Show HN: Attribute.pro – A cross-domain traffic attribution solution - acoyfellow
https://Attribute.pro
======
acoyfellow
I had someone ask: "Can you give more examples of (link:
[https://attribute.pro/](https://attribute.pro/)) attribute.pro and why
someone would use it?"

My answer:

Client X is a SaaS. They have all marketing pages on "root.com"

Their signup flow is on "accounts.root.com"

Their actual SaaS app (which has Mixpanel installed) is on: "app.root.com"

Outline of Problem:

\- You want to drive traffic to their homepage (root.com, root.com/case-
studies...)

\- You want to use UTM variables to track ad performance from Google Ads.

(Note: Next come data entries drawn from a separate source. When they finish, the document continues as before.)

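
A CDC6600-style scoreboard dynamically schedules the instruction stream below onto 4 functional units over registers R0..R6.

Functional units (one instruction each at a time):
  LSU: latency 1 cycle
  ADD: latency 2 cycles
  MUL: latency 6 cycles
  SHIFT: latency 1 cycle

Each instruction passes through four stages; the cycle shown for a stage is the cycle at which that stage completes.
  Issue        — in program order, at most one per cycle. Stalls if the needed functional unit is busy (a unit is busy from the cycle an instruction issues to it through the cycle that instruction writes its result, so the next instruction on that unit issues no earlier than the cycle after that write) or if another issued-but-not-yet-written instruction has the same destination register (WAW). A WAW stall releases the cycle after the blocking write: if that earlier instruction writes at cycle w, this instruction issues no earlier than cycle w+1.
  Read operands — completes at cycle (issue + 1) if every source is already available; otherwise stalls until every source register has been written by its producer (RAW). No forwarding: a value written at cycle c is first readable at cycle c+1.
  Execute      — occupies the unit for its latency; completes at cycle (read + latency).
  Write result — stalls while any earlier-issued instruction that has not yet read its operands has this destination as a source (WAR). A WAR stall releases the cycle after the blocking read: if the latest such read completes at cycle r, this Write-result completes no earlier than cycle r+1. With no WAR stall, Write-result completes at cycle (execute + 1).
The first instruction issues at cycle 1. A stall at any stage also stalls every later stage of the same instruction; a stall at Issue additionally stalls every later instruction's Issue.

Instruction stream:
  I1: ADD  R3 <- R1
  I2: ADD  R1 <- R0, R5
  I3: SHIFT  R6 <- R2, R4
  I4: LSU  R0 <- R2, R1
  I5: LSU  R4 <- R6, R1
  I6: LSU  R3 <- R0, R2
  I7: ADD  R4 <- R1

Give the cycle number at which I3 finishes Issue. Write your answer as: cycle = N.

c1: I1→ADD
c2: I1 RO
c4: I1 EX
c5: I1 WR R3
c6: I2→ADD
c7: I2 RO | I3→SHIFT
c8: I3 RO | I4→LSU
c9: I2 EX | I3 EX
c10: I2 WR R1 | I3 WR R6
c11: I4 RO
c12: I4 EX
c13: I4 WR R0
c14: I5→LSU
c15: I5 RO
c16: I5 EX
c17: I5 WR R4
c18: I6→LSU
c19: I6 RO | I7→ADD
c20: I6 EX | I7 RO
c21: I6 WR R3
c22: I7 EX
c23: I7 WR R4

cycle = 7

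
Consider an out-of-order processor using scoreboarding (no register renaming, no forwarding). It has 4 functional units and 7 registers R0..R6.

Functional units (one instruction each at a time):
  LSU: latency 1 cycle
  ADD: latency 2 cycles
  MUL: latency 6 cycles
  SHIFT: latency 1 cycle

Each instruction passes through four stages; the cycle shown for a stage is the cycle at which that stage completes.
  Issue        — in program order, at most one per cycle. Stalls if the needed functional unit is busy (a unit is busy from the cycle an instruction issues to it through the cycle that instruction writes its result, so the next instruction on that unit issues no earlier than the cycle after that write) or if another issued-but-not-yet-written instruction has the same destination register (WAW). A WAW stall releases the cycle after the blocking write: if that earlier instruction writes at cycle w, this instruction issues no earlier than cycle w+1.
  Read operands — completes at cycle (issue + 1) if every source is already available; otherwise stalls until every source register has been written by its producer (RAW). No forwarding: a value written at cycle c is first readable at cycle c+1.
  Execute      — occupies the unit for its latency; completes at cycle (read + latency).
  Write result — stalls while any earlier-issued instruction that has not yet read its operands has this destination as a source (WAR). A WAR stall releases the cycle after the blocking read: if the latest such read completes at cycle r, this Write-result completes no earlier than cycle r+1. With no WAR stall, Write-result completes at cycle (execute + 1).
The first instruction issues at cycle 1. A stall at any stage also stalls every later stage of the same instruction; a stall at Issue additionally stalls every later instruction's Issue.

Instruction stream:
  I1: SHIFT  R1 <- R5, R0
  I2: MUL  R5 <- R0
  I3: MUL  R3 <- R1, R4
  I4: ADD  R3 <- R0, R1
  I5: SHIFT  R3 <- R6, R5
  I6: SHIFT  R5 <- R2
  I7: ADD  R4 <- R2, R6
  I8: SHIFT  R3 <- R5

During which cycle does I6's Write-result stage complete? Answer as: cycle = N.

I1 -> (1, 2, 3, 4)
I2 -> (2, 3, 9, 10)
I3 -> (11, 12, 18, 19)  // struct: MUL busy until I2 writes@10
I4 -> (20, 21, 23, 24)  // WAW R3: wait I3 write@19
I5 -> (25, 26, 27, 28)  // WAW R3: wait I4 write@24
I6 -> (29, 30, 31, 32)  // struct: SHIFT busy until I5 writes@28
I7 -> (30, 31, 33, 34)
I8 -> (33, 34, 35, 36)  // struct: SHIFT busy until I6 writes@32

cycle = 32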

\- You have to get those UTM variables down into "app.root.com" (and inside
mixpanel)- so we know which people are attributed to which campaigns/sets/ads.

This tool is allowing me to do what I need: Attribute.pro - it allows me to
drop a tag on "root.com", use UTM links, then re-call those UTM links from
"app.root.com" (or any other domain)

How would you solve this problem?

------
acoyfellow
Hi HN; Just sharing a thing I built.

[https://Attribute.pro](https://Attribute.pro)

Why? I needed a solution for a client, and I wanted to make it re-usable.

Built with 1 single Cloudflare worker. No server, no database.